What is the oxidation state of Manganese in KMnO4 (s) and sulfur in H2S?
Rule 1 is that the oxidation states must add to zero for a compound or to the charge on an ion.
Rule 2 is representative elements have their "normal" charge; i.e., group I has +1, group II has +3, group III has +3, etc.
Rule 3 is that H is +1 (except in unusual cases of hydrides) and O has -2 (except in unusual cases of peroxides or superoxides). How does that work for KMnO4.
K is +1, O is -2 so 4*-2 = -8. So to make KMnO4 zero Mn must be +7.
Check. +1(for K) + (+7)(for Mn) + (-8) (for 4 oxygen) = 0
Now you do that for H2S. Remember H is +1 each.
To determine the oxidation state of an element in a compound, you need to know the typical oxidation states of the other elements involved and apply some rules.
Let's start with KMnO4 (potassium permanganate).
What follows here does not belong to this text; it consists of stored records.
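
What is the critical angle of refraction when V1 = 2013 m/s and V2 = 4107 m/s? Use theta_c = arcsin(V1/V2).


V1/V2 = 2013/4107 = 0.490139
theta_c = arcsin(0.490139) = 29.3497 degrees

29.3497


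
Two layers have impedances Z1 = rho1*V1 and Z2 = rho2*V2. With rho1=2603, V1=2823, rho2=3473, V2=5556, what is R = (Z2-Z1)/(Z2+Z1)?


Z1 = 2603 * 2823 = 7348269
Z2 = 3473 * 5556 = 19295988
R = (19295988 - 7348269) / (19295988 + 7348269) = 11947719 / 26644257 = 0.4484

0.4484


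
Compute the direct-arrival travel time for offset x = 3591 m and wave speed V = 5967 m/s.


t = x / V
= 3591 / 5967
= 0.6018 s

0.6018


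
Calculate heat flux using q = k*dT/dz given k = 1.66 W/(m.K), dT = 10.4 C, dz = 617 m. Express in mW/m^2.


q = k * dT / dz * 1000
= 1.66 * 10.4 / 617 * 1000
= 0.027981 * 1000
= 27.9806 mW/m^2

27.9806


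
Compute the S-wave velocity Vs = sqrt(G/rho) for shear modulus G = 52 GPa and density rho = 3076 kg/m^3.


Convert G to Pa: G = 52e9 Pa
Compute G/rho = 52e9 / 3076 = 16905071.5215
Vs = sqrt(16905071.5215) = 4111.58 m/s

4111.58


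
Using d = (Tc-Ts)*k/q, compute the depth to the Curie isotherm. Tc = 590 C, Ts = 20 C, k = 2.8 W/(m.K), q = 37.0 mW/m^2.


T_Curie - T_surf = 590 - 20 = 570 C
Convert q to W/m^2: 37.0 mW/m^2 = 0.037 W/m^2
d = 570 * 2.8 / 0.037 = 43135.14 m

43135.14


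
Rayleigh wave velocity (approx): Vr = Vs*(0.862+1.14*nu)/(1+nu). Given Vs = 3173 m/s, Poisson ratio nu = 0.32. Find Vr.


Numerator factor = 0.862 + 1.14*0.32 = 1.2268
Denominator = 1 + 0.32 = 1.32
Vr = 3173 * 1.2268 / 1.32 = 2948.97 m/s

2948.97


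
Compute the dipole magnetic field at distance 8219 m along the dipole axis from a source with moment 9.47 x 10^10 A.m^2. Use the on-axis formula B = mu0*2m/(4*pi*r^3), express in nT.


m = 9.47 x 10^10 = 94700000000 A.m^2
2m = 189400000000 A.m^2
r^3 = 8219^3 = 555209567459
B = (4pi*10^-7) * 189400000000 / (4*pi * 555209567459) * 1e9
= 238007.059436 / 6976969193327.84 * 1e9
= 34.1132 nT

34.1132


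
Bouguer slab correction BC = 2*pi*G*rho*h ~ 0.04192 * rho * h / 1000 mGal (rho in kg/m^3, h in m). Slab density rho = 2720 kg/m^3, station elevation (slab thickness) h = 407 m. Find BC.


BC = 0.04192 * rho * h / 1000
= 0.04192 * 2720 * 407 / 1000
= 46.4071 mGal

46.4071


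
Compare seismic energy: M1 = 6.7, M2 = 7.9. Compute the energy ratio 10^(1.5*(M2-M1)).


M2 - M1 = 7.9 - 6.7 = 1.2
1.5 * 1.2 = 1.8
ratio = 10^1.8 = 63.1

63.1


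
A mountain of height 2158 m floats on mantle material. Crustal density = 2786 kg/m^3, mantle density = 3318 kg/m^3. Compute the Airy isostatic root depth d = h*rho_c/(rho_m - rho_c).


rho_m - rho_c = 3318 - 2786 = 532
d = 2158 * 2786 / 532
= 6012188 / 532
= 11301.11 m

11301.11


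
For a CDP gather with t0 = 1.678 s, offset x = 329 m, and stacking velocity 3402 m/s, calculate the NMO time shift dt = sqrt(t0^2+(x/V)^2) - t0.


x/Vnmo = 329/3402 = 0.096708
(x/Vnmo)^2 = 0.009352
t0^2 = 2.815684
sqrt(2.815684 + 0.009352) = 1.680784
dt = 1.680784 - 1.678 = 0.002784

0.002784


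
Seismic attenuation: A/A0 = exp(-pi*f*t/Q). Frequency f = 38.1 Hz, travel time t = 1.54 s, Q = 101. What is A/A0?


pi*f*t/Q = pi*38.1*1.54/101 = 1.825048
A/A0 = exp(-1.825048) = 0.16121

0.16121


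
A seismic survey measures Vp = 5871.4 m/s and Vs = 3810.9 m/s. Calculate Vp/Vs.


Vp/Vs = 5871.4 / 3810.9
= 1.5407

1.5407


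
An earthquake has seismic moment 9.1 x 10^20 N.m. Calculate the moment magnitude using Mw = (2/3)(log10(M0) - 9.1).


log10(M0) = log10(9.1 x 10^20) = 20.959
Mw = 2/3 * (20.959 - 9.1)
= 2/3 * 11.859
= 7.91

7.91


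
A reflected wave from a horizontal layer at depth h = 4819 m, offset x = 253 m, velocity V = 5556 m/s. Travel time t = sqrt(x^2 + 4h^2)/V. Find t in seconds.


x^2 + 4h^2 = 253^2 + 4*4819^2 = 64009 + 92891044 = 92955053
sqrt(92955053) = 9641.3201
t = 9641.3201 / 5556 = 1.7353 s

1.7353


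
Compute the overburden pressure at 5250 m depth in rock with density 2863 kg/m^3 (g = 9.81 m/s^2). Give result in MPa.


P = rho * g * z / 1e6
= 2863 * 9.81 * 5250 / 1e6
= 147451657.5 / 1e6
= 147.4517 MPa

147.4517


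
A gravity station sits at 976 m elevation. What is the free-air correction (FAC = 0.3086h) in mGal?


FAC = 0.3086 * h
= 0.3086 * 976
= 301.1936 mGal

301.1936


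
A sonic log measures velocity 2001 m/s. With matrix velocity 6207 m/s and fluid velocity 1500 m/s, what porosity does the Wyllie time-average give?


1/V - 1/Vm = 1/2001 - 1/6207 = 0.00033864
1/Vf - 1/Vm = 1/1500 - 1/6207 = 0.00050556
phi = 0.00033864 / 0.00050556 = 0.6698

0.6698


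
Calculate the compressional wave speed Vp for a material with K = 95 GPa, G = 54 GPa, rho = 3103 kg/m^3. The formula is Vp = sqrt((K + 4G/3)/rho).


First compute the effective modulus:
K + 4G/3 = 95e9 + 4*54e9/3 = 167000000000.0 Pa
Then divide by density:
167000000000.0 / 3103 = 53818884.95 Pa/(kg/m^3)
Take the square root:
Vp = sqrt(53818884.95) = 7336.14 m/s

7336.14


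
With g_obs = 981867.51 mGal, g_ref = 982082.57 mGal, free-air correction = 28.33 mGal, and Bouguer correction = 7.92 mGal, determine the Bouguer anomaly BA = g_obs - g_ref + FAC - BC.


BA = g_obs - g_ref + FAC - BC
= 981867.51 - 982082.57 + 28.33 - 7.92
= -194.65 mGal

-194.65


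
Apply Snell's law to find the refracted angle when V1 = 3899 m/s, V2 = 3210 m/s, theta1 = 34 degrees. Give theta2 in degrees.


sin(theta1) = sin(34 deg) = 0.559193
sin(theta2) = V2/V1 * sin(theta1) = 3210/3899 * 0.559193 = 0.460377
theta2 = arcsin(0.460377) = 27.4114 degrees

27.4114


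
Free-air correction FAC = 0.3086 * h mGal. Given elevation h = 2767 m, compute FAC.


FAC = 0.3086 * h
= 0.3086 * 2767
= 853.8962 mGal

853.8962


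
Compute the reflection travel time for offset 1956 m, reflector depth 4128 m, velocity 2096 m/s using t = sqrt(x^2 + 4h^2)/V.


x^2 + 4h^2 = 1956^2 + 4*4128^2 = 3825936 + 68161536 = 71987472
sqrt(71987472) = 8484.5431
t = 8484.5431 / 2096 = 4.048 s

4.048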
We know that oxygen typically has an oxidation state of -2 in compounds, and potassium has an oxidation state of +1 in most cases.
Next, we must determine the oxidation state of manganese (Mn). Since the compound is neutral, the sum of the oxidation states of all the elements must equal zero. In KMnO4, there are four oxygen atoms with a total oxidation state of -2 each, which equals -8 (-2 x 4 = -8).
To balance the equation, the oxidation state of Mn must be such that: +1 (from potassium) + x (from Mn) - 8 (from oxygen) = 0. Solving for x, we obtain the oxidation state of manganese in KMnO4 as +7.
Now let's consider H2S (hydrogen sulfide). Hydrogen typically has an oxidation state of +1 in compounds, and oxygen is generally -2. However, in this case, we are dealing with sulfur (S).
For H2S to be neutral, the total oxidation state of hydrogen must balance the oxidation state of sulfur. Since there are two hydrogen atoms, their total oxidation state is +2 (+1 x 2 = +2).
To balance this, the oxidation state of sulfur (S) must be such that: +2 (from hydrogen) + x (from S) = 0. Solving for x, we find that the oxidation state of sulfur in H2S is -2.
Therefore, the oxidation state of manganese in KMnO4 is +7, and the oxidation state of sulfur in H2S is -2.